Enter the vector graphic formats. With the ability to
scale-independently render text, images, polygons and curves, animate a
thing or two, and in some cases synchronize audio samples, a whole world
of compelling presentation is opened up to the enterprising web developer.
A number of avenues are available that fulfill the realities of useful
vector graphics, and each has their pros and cons. What needs to happen is
for a small group of individuals to get behind one of these initiatives
and write an open source implementation. Doing it in the scope of the
Mozilla project allows that group to take advantage of the cross-platform
development environment fostered by Mozilla so that the code can be easily
ported to all available platforms.
Vector Markup Language
(VML)
VML tries to leverage as much as possible of the mental investment that
people have already made in HTML and other web development technologies.
It is an XML based markup language that provides for the description of
polygon and curved shapes, images, text and various coloring and fill
methods.
It uses CSS2 and the
visual rendering model described therein to effect positioning and layout
of the vector graphics.
Of the three choices described, it is the least sophisticated (read
least complicated) and definitively the easiest to implement. It is an
intuitive extension of the facilities provided by HTML for text markup. It
provides what would likely amount to 90% of the functionality really
needed by web designers and it is the only one that can feasibly be
authored in a plain old text editor (although an editor for VML would be
significantly less complicated than an editor for the other two
contenders).
Macromedia's Flash
(SWF)
Flash is a vector graphics rendering and animation format. I call it a
format because it's not a hand-editable language the likes of HTML or VML
but is in fact a binary file format. This has it's benefits and it's
drawbacks. Since the file size savings between a vector graphic and a
bit-mapped image are often in the neighborhood of five to ten kilobytes, a
binary format allows for simple vector graphics that are less than a
kilobyte where a more verbose text format might weigh in at a couple of
kilobytes for the same graphic. The down side is that you can't do
anything with Flash unless you have a special editor.

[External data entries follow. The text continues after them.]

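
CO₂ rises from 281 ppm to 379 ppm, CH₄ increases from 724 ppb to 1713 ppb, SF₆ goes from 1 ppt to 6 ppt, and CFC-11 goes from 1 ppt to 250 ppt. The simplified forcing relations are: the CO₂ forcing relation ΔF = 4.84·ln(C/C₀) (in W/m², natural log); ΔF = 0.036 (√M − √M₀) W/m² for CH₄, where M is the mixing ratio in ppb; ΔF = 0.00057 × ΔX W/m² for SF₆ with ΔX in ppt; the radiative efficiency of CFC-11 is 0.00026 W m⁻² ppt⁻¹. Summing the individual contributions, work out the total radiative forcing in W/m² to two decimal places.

ΔF = 2.04 W/m²

CO₂: 4.84 × ln(379/281) = 4.84 × ln(1.34875) = 4.84 × 0.29918 = 1.4480 W/m².
CH₄: 0.036 × (√1713 − √724) = 0.036 × (41.3884 − 26.9072) = 0.036 × 14.4812 = 0.5213 W/m².
SF₆: ΔF = 0.00057 × (6 − 1) = 0.00057 × 5 = 0.0029 W/m².
CFC-11: ΔF = 0.00026 × (250 − 1) = 0.00026 × 249 = 0.0647 W/m².
Total ΔF = 1.4480 + 0.5213 + 0.0029 + 0.0647 = 2.0369 W/m².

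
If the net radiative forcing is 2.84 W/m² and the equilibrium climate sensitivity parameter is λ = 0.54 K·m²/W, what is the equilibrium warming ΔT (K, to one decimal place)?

ΔT = 1.5 K

ΔT = λ ΔF = 0.54 × 2.84 = 1.5336 K.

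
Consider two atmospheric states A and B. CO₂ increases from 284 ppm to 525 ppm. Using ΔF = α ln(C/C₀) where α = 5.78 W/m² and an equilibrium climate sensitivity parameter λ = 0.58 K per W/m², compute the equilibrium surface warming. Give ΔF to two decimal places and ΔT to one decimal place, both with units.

ΔF = 3.55 W/m²; ΔT = 2.1 K

CO₂: 5.78 × ln(525/284) = 5.78 × ln(1.84859) = 5.78 × 0.61442 = 3.5513 W/m².
ΔT = λ ΔF = 0.58 × 3.55 = 2.0590 K.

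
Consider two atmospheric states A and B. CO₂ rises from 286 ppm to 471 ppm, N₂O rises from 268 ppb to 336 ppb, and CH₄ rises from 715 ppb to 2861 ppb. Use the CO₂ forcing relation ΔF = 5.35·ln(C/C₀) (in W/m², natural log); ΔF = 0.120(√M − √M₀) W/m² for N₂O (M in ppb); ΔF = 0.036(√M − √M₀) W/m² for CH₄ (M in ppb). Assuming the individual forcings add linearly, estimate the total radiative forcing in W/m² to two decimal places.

CO₂: 5.35 × ln(471/286) = 5.35 × ln(1.64685) = 5.35 × 0.49886 = 2.6689 W/m².
N₂O: 0.120 × (√336 − √268) = 0.120 × (18.3303 − 16.3707) = 0.120 × 1.9596 = 0.2352 W/m².
CH₄: 0.036 × (√2861 − √715) = 0.036 × (53.4883 − 26.7395) = 0.036 × 26.7488 = 0.9630 W/m².
Total ΔF = 2.6689 + 0.2352 + 0.9630 = 3.8671 W/m².

ΔF = 3.87 W/m²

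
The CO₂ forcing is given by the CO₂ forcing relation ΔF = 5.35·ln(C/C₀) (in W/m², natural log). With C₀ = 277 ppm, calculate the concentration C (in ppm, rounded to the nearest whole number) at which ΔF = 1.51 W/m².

C ≈ 367 ppm

Set 5.35 ln(C/277) = 1.51, so ln(C/277) = 1.51/5.35 = 0.28224.
Then C/277 = e^0.28224 = 1.32610, giving C = 277 × 1.32610 = 367.33 ppm.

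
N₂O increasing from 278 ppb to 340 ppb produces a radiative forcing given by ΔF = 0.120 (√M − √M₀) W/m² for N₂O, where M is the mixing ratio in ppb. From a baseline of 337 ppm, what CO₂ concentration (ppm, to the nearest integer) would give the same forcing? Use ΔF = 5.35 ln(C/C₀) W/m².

C ≈ 351 ppm

N₂O forcing: 0.120 × (√340 − √278) = 0.120 × (18.4391 − 16.6733) = 0.120 × 1.7658 = 0.21190 W/m².
Set 5.35 ln(C/337) = 0.21190: ln(C/337) = 0.21190/5.35 = 0.03961, so C = 337 × e^0.03961 = 337 × 1.04040 = 350.61 ppm.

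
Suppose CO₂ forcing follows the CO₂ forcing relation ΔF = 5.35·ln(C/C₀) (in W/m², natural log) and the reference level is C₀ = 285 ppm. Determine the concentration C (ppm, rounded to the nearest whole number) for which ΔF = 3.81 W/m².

C ≈ 581 ppm

Set 5.35 ln(C/285) = 3.81, so ln(C/285) = 3.81/5.35 = 0.71215.
Then C/285 = e^0.71215 = 2.03837, giving C = 285 × 2.03837 = 580.94 ppm.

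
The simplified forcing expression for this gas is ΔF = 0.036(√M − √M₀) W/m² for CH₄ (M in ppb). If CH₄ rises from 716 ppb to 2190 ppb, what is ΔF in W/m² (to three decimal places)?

ΔF = 0.721 W/m²

CH₄: 0.036 × (√2190 − √716) = 0.036 × (46.7974 − 26.7582) = 0.036 × 20.0392 = 0.7214 W/m².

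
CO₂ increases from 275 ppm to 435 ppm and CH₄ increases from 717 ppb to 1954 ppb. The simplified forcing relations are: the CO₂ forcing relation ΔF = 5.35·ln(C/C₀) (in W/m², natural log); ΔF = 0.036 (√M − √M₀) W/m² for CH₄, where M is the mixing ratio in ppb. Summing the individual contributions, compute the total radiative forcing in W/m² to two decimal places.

ΔF = 3.08 W/m²

CO₂: 5.35 × ln(435/275) = 5.35 × ln(1.58182) = 5.35 × 0.45858 = 2.4534 W/m².
CH₄: 0.036 × (√1954 − √717) = 0.036 × (44.2041 − 26.7769) = 0.036 × 17.4272 = 0.6274 W/m².
Total ΔF = 2.4534 + 0.6274 = 3.0808 W/m².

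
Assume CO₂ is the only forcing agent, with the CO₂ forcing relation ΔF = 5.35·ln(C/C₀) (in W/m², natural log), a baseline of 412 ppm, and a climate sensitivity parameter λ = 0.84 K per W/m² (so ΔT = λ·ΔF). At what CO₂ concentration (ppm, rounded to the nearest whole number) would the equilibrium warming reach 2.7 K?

Required forcing: ΔF = ΔT/λ = 2.7/0.84 = 3.2143 W/m².
Then ln(C/412) = ΔF/5.35 = 3.2143/5.35 = 0.60080.
So C = 412 × e^0.60080 = 412 × 1.82358 = 751.31 ppm.

C ≈ 751 ppm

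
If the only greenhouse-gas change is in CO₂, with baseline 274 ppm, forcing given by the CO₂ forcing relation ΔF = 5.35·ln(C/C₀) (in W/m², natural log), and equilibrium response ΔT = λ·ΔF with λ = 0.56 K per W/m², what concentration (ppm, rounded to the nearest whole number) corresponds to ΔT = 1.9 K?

Required forcing: ΔF = ΔT/λ = 1.9/0.56 = 3.3929 W/m².
Then ln(C/274) = ΔF/5.35 = 3.3929/5.35 = 0.63419.
So C = 274 × e^0.63419 = 274 × 1.88549 = 516.62 ppm.

C ≈ 517 ppm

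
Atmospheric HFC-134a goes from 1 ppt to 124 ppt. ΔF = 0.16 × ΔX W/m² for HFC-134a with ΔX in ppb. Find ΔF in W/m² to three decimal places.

HFC-134a: Δ = 124 − 1 = 123 ppt = 0.123 ppb; ΔF = 0.16 × 0.123 = 0.0197 W/m².

ΔF = 0.020 W/m²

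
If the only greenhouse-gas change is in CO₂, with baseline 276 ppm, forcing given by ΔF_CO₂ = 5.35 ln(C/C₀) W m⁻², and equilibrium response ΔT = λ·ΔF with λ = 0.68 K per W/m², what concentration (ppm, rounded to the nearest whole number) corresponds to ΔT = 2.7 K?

C ≈ 580 ppm

Required forcing: ΔF = ΔT/λ = 2.7/0.68 = 3.9706 W/m².
Then ln(C/276) = ΔF/5.35 = 3.9706/5.35 = 0.74217.
So C = 276 × e^0.74217 = 276 × 2.10049 = 579.74 ppm.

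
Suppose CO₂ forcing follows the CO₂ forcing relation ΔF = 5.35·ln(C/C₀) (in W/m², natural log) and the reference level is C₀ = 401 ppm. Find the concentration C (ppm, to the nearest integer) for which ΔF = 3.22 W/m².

C ≈ 732 ppm

Set 5.35 ln(C/401) = 3.22, so ln(C/401) = 3.22/5.35 = 0.60187.
Then C/401 = e^0.60187 = 1.82553, giving C = 401 × 1.82553 = 732.04 ppm.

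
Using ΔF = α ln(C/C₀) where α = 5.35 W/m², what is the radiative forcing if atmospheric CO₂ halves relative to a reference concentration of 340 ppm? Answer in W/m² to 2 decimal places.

Because the forcing depends only on the ratio C/C₀, the initial concentration does not enter.
ΔF = 5.35 × ln(0.5) = 5.35 × -0.69315 = -3.7084 W/m².

ΔF = -3.71 W/m²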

Flash is significantly more expansive in scope than VML. In addition
to polygon and curve-based shapes, text and bit-mapped images, it supports
animation, synchronized (bit-mapped) sound as well as font description (a
big plus in a web where you don't know what fonts the user has installed).
If an open source cross-platform implementation of the Flash viewer
was available (instead of only Macromedia's Win95 specific plug-in), the
fact that Macromedia was the sole provider of authoring software wouldn't
be such a thorn in the side. Since Flash provides such a rich array of
multimedia presentation primitives, it's capabilities may ultimately
outweigh the drawbacks of it's proprietary heritage.
Precision Graphics Markup Language
(PGML)
PGML is in many ways the most sophisticated of the three formats because
it is essentially the intersection of PostScript and PDF with a few
goodies thrown in that make sense on the web. Anyone who knows anything
about PostScript and PDF will know that saying that implementing a viewer
for this format will be no small task is a vast understatement. However,
if we're going to take the time to make sophisticated web presentation a
reality, one could argue that we might as well go all the way.
PGML re-realizes PostScript in an XML based syntax. Being a derivative
of PostScript, it provides a feature-rich imaging model and adds to that
simple animation capabilities along with hooks for scripting and more
complicated animation control. It also has the interesting characteristic
of being nearly one to one mappable to the Java 2D graphics API which
provides for some two birds with one stone action.
Like VML, PGML can actually be authored with a plain old text editor,
although you'd be crazy to think you could begin to touch the scope of
it's capabilities by hand unless you're a proficient programmer. The real
merit of PGML is that it provides a sensible exit strategy from the
half-baked world of HTML as page layout language. Oh, and leave the
terminal-independent display holy war at the door please. PGML addresses
the need to extract the content from the layout information for searching
and non-graphical layout purposes.
So there you have it. Pick your poison and get writing. All three
specifications are pretty fully developed and ripe for implementation.